La instalación de detectores de metales llevó a los predicadores palestinos a pedir a los fieles que oraran públicamente fuera de la mezquita en la mañana del viernes 21 de julio. Se produjeron disturbios durante los cuales tres palestinos murieron y se produjeron cierto número de heridos. El mismo día, un terrorista palestino asesinó a un padre judío, hirió gravemente a su esposa y mató a sus dos hijos adultos en la aldea de Halamish durante su comida de Shabat.

Se estima que la familia de este terrorista recibirá más de 3000 dólares al mes de la Autoridad Palestina durante muchos. Estos pagos son cofinanciados por los países occidentales.

Mientras tanto, se han eliminado los detectores de metales. Debido a los disturbios, Israel ha optado en su lugar por instalar herramientas más costosas y tecnológicamente avanzadas para detectar posibles armas al entrar en el sitio sagrado en el futuro. A pesar de la eliminación de los detectores, los disturbios palestinos en Jerusalén han continuado.

Cuando examinamos las reacciones de los actores en esta saga, se hace posible discernir patrones recurrentes.

En el pasado, la Autoridad Palestina dominada por la OLP era capaz de controlar los disturbios. Un caso típico fue la “Intifada al-Aqsa”, que comenzó a finales de septiembre de 2000. Aunque presentado como una respuesta espontánea a la visita de Ariel Sharon al Monte del Templo, varios funcionarios de la OLP / AP (incluyendo Marwan Barghouthi y el ministro de Comunicaciones Imad Faloudji) admitieron que la violencia había sido planeada con bastante antelación por Yasser Arafat. Todo lo que se necesitaba era un pretexto para empezar.

Desde entonces, la imagen en el mundo occidental de la Autoridad Palestina y Mahmoud Abbas ha aumentado constantemente. En 2016, muchos miembros del Parlamento Europeo dieron Abbas una ovación de pie después de un discurso en el que hizo la vil acusación antisemita que un rabino israelí había instado a los israelíes a envenenar el agua de los palestinos. Dos días después, Abbas tuvo que admitir que su calumnia era una completa falsedad.

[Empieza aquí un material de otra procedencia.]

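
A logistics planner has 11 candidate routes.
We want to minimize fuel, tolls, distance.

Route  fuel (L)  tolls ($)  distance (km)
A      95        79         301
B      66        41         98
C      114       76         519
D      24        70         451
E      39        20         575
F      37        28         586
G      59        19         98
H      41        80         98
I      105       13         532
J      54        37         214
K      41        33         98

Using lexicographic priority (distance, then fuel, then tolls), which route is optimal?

K

First minimize distance: best is 98, kept {B, G, H, K}.
Then minimize fuel: best is 41, kept {H, K}.
Then minimize tolls: best is 33, kept {K}.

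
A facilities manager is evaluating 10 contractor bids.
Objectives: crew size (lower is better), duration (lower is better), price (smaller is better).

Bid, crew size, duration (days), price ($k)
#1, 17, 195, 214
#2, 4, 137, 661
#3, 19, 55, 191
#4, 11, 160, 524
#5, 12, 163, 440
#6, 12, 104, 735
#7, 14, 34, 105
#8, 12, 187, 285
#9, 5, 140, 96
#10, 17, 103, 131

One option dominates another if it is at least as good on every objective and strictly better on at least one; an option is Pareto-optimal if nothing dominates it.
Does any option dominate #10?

Yes

#7 vs #10: crew size 14≤17, duration 34≤103, price 105≤131 — #7 is at least as good on every objective and strictly better on at least one, so #7 dominates #10.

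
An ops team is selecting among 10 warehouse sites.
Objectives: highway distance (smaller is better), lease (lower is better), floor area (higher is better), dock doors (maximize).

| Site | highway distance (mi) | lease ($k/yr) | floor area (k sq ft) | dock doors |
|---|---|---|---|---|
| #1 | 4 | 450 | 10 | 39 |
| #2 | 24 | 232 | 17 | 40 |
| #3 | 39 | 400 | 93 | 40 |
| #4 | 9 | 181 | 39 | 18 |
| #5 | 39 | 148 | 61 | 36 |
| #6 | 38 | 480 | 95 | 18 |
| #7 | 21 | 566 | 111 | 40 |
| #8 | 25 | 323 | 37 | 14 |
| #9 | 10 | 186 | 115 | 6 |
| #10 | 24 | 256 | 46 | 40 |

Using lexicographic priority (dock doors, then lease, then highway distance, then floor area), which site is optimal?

First maximize dock doors: best is 40, kept {#2, #3, #7, #10}.
Then minimize lease: best is 232, kept {#2}.

#2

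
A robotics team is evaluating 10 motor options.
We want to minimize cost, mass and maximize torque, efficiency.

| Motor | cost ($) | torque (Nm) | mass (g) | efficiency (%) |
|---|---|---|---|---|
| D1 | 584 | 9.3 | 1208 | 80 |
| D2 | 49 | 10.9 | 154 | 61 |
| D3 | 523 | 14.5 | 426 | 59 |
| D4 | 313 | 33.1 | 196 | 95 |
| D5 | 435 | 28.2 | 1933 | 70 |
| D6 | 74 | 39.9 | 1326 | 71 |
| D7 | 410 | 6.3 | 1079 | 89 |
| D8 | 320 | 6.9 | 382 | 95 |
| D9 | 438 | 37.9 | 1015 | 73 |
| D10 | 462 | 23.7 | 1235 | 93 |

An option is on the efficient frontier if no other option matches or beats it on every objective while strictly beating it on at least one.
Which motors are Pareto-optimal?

D1: dominated by D4 (cost 313≤584, torque 33.1≥9.3, mass 196≤1208, efficiency 95≥80).
D2: not dominated (best cost).
D3: dominated by D4 (cost 313≤523, torque 33.1≥14.5, mass 196≤426, efficiency 95≥59).
D4: not dominated.
D5: dominated by D4 (cost 313≤435, torque 33.1≥28.2, mass 196≤1933, efficiency 95≥70).
D6: not dominated (best torque).
D7: dominated by D4 (cost 313≤410, torque 33.1≥6.3, mass 196≤1079, efficiency 95≥89).
D8: dominated by D4 (cost 313≤320, torque 33.1≥6.9, mass 196≤382, efficiency 95≥95).
D9: not dominated.
D10: dominated by D4 (cost 313≤462, torque 33.1≥23.7, mass 196≤1235, efficiency 95≥93).

D2, D4, D6, D9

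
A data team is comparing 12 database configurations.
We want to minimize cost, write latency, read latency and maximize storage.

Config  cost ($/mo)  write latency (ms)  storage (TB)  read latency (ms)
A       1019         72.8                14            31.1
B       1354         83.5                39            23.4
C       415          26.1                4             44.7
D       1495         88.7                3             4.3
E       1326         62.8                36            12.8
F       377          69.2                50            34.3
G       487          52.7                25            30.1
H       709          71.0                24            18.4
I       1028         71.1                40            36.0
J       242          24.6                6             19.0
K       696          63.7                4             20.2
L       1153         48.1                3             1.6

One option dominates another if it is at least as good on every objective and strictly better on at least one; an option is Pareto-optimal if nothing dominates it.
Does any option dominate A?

G vs A: cost 487≤1019, write latency 52.7≤72.8, storage 25≥14, read latency 30.1≤31.1 — G is at least as good on every objective and strictly better on at least one, so G dominates A.

Yes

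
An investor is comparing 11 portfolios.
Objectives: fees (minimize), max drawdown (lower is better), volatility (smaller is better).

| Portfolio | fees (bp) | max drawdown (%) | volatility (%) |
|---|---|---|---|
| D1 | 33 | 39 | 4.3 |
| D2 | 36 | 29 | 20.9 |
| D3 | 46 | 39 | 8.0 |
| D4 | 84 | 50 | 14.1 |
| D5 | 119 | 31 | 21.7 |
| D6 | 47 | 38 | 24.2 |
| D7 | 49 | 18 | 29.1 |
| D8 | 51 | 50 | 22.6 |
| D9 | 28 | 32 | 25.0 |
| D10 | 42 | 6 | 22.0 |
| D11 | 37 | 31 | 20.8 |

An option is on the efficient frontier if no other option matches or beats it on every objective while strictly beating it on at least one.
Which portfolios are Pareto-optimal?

D1, D2, D9, D10, D11

D1: not dominated (best volatility).
D2: not dominated.
D3: dominated by D1 (fees 33≤46, max drawdown 39≤39, volatility 4.3≤8.0).
D4: dominated by D1 (fees 33≤84, max drawdown 39≤50, volatility 4.3≤14.1).
D5: dominated by D2 (fees 36≤119, max drawdown 29≤31, volatility 20.9≤21.7).
D6: dominated by D2 (fees 36≤47, max drawdown 29≤38, volatility 20.9≤24.2).
D7: dominated by D10 (fees 42≤49, max drawdown 6≤18, volatility 22.0≤29.1).
D8: dominated by D1 (fees 33≤51, max drawdown 39≤50, volatility 4.3≤22.6).
D9: not dominated (best fees).
D10: not dominated (best max drawdown).
D11: not dominated.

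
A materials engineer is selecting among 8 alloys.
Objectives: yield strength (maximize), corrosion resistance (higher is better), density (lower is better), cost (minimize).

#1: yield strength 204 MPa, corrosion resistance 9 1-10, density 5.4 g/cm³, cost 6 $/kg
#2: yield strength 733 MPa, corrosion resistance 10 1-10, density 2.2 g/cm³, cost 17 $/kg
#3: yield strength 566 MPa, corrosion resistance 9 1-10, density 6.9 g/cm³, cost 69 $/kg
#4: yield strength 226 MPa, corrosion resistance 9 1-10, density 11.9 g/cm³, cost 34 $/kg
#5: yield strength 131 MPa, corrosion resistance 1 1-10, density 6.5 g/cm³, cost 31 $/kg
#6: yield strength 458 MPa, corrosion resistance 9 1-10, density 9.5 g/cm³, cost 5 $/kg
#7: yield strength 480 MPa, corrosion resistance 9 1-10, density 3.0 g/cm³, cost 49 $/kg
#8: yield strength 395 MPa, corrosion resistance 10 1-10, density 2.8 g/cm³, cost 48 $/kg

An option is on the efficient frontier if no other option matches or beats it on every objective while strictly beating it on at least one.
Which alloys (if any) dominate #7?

#2

#2: yield strength 733≥480, corrosion resistance 10≥9, density 2.2≤3.0, cost 17≤49 — dominates #7.
Others (#1, #3, #4, #5, #6, #8) are each worse than #7 on at least one objective.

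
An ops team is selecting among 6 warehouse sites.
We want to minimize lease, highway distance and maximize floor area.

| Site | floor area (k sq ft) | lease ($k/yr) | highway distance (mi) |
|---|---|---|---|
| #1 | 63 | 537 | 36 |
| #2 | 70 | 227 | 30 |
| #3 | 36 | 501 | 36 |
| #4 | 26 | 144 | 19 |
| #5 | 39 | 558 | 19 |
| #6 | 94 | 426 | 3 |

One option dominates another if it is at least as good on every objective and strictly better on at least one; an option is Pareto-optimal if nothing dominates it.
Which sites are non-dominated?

#1: dominated by #2 (floor area 70≥63, lease 227≤537, highway distance 30≤36).
#2: not dominated.
#3: dominated by #2 (floor area 70≥36, lease 227≤501, highway distance 30≤36).
#4: not dominated (best lease).
#5: dominated by #6 (floor area 94≥39, lease 426≤558, highway distance 3≤19).
#6: not dominated (best floor area).

#2, #4, #6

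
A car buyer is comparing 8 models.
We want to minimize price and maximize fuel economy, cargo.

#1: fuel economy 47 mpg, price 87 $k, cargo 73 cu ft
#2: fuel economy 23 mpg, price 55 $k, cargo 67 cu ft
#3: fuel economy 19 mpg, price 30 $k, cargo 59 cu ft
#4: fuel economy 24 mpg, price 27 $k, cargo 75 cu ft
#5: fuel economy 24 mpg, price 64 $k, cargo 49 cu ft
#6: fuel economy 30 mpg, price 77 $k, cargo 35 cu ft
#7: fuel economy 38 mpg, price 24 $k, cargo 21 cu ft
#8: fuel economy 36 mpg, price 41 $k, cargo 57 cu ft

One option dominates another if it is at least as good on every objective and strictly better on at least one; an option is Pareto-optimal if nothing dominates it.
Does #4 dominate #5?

#4 vs #5: fuel economy 24≥24, price 27≤64, cargo 75≥49 — #4 is at least as good on every objective with at least one strict improvement.

Yes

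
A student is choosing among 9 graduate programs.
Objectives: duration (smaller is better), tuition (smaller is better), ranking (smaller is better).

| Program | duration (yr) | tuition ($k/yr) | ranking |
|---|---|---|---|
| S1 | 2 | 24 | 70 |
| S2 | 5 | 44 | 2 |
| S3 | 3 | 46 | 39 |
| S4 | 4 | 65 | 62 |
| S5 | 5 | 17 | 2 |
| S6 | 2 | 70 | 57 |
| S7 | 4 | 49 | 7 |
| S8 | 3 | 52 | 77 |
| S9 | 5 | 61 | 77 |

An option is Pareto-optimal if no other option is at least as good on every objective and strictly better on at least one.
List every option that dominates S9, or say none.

S1: duration 2≤5, tuition 24≤61, ranking 70≤77 — dominates S9.
S2: duration 5≤5, tuition 44≤61, ranking 2≤77 — dominates S9.
S3: duration 3≤5, tuition 46≤61, ranking 39≤77 — dominates S9.
S5: duration 5≤5, tuition 17≤61, ranking 2≤77 — dominates S9.
S7: duration 4≤5, tuition 49≤61, ranking 7≤77 — dominates S9.
S8: duration 3≤5, tuition 52≤61, ranking 77≤77 — dominates S9.
Others (S4, S6) are each worse than S9 on at least one objective.

S1, S2, S3, S5, S7, S8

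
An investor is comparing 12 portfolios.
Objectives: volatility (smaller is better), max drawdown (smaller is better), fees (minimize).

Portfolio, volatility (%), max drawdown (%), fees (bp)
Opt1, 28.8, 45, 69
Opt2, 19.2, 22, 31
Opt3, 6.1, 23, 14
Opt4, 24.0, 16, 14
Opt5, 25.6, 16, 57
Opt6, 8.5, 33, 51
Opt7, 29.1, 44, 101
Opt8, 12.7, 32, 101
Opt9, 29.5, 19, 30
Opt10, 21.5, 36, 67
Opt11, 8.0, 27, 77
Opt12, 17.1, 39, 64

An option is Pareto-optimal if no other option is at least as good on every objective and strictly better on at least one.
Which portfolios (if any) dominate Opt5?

Opt4: volatility 24.0≤25.6, max drawdown 16≤16, fees 14≤57 — dominates Opt5.
Others (Opt1, Opt2, Opt3, Opt6, Opt7, Opt8, Opt9, Opt10, Opt11, Opt12) are each worse than Opt5 on at least one objective.

Opt4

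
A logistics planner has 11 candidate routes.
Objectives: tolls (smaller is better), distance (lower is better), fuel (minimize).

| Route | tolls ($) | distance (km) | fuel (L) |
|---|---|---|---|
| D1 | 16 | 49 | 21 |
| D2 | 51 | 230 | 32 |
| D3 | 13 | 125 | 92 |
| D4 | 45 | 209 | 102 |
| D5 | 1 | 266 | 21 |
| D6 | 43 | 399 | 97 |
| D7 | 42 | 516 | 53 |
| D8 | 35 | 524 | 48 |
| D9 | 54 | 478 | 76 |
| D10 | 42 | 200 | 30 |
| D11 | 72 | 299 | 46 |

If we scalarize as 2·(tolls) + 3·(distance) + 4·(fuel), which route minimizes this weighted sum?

D1: 2·16 + 3·49 + 4·21 = 263
D2: 2·51 + 3·230 + 4·32 = 920
D3: 2·13 + 3·125 + 4·92 = 769
D4: 2·45 + 3·209 + 4·102 = 1125
D5: 2·1 + 3·266 + 4·21 = 884
D6: 2·43 + 3·399 + 4·97 = 1671
D7: 2·42 + 3·516 + 4·53 = 1844
D8: 2·35 + 3·524 + 4·48 = 1834
D9: 2·54 + 3·478 + 4·76 = 1846
D10: 2·42 + 3·200 + 4·30 = 804
D11: 2·72 + 3·299 + 4·46 = 1225
Lowest: D1 at 263.

D1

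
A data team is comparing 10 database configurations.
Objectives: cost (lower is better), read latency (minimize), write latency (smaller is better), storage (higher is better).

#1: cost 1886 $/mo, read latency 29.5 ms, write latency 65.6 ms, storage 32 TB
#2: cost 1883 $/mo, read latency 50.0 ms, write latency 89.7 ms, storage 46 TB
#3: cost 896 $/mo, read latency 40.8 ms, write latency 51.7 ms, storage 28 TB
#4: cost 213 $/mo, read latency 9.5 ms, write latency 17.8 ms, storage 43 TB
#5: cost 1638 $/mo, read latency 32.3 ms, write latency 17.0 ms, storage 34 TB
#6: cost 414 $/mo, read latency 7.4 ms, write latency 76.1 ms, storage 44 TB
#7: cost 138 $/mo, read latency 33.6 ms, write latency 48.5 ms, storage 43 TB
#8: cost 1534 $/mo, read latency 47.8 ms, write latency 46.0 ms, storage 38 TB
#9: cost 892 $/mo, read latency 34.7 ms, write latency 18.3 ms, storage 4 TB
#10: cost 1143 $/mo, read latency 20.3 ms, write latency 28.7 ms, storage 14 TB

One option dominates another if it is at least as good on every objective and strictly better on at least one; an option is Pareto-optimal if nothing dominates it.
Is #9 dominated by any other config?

Yes

#4 vs #9: cost 213≤892, read latency 9.5≤34.7, write latency 17.8≤18.3, storage 43≥4 — #4 is at least as good on every objective and strictly better on at least one, so #4 dominates #9.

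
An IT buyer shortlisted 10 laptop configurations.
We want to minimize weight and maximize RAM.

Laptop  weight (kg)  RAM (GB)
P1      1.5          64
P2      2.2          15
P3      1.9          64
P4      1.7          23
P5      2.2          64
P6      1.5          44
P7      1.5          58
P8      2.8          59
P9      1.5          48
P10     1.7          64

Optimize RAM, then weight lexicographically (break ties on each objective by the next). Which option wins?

P1

First maximize RAM: best is 64, kept {P1, P3, P5, P10}.
Then minimize weight: best is 1.5, kept {P1}.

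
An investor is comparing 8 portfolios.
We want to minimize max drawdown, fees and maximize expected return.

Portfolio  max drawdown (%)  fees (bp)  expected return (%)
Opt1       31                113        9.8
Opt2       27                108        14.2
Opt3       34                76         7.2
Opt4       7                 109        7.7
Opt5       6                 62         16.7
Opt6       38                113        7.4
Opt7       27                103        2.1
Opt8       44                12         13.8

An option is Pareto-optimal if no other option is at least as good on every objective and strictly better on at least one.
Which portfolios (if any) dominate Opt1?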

En contraste con su brillante imagen entre los europeos, Abbas es visto por la mayoría de los palestinos como muy débil. Su movimiento Fatah apoya los disturbios, en parte porque teme perder aún más influencia si no lo hace. Él está jugando un juego peligroso, sin embargo. Si los disturbios continúan, Abbas puede perder el control sobre ellos. Si es cierto que ha cancelado la colaboración de seguridad de la Autoridad Palestina con Israel, podría encontrarse en peligro inmediato. Si no cuenta con la protección de los servicios de seguridad israelíes, será mucho más fácil para los simpatizantes de Hamas apuntarle.

Otro patrón recurrente es el abuso de lugares sagrados o protegidos. Durante las campañas militares de Israel contra Hamas, el grupo terrorista a menudo ocultó armas en mezquitas, universidades y escuelas. Esto incluía escuelas de la agencia de la ONU UNRWA. Durante el intercambio de diciembre de 2008 a enero de 2009, varios líderes de Hamas se escondieron en un hospital de Gaza porque sabían que Israel no lo atacaría. Hamas también usa civiles como escudos humanos.

Otro patrón recurrente es el comportamiento de gobiernos y líderes extranjeros. Muchos excusan y toleran el terror, la incitación y la violencia palestinas. Otros sienten la necesidad de intervenir con condenas o recomendaciones. El presidente turco, Recep Tayyip Erdoğan , por ejemplo, es un firme partidario de Hamas, aprovechando cualquier oportunidad disponible para condenar a Israel. Esta vez, dijo: “Al ocupar la mezquita de Al-Aqsa, Israel ha superado los límites”. Francia emitió una declaración anodina principalmente para crear la ilusión de que sigue siendo un actor internacional importante mientras lucha con asuntos internos críticos.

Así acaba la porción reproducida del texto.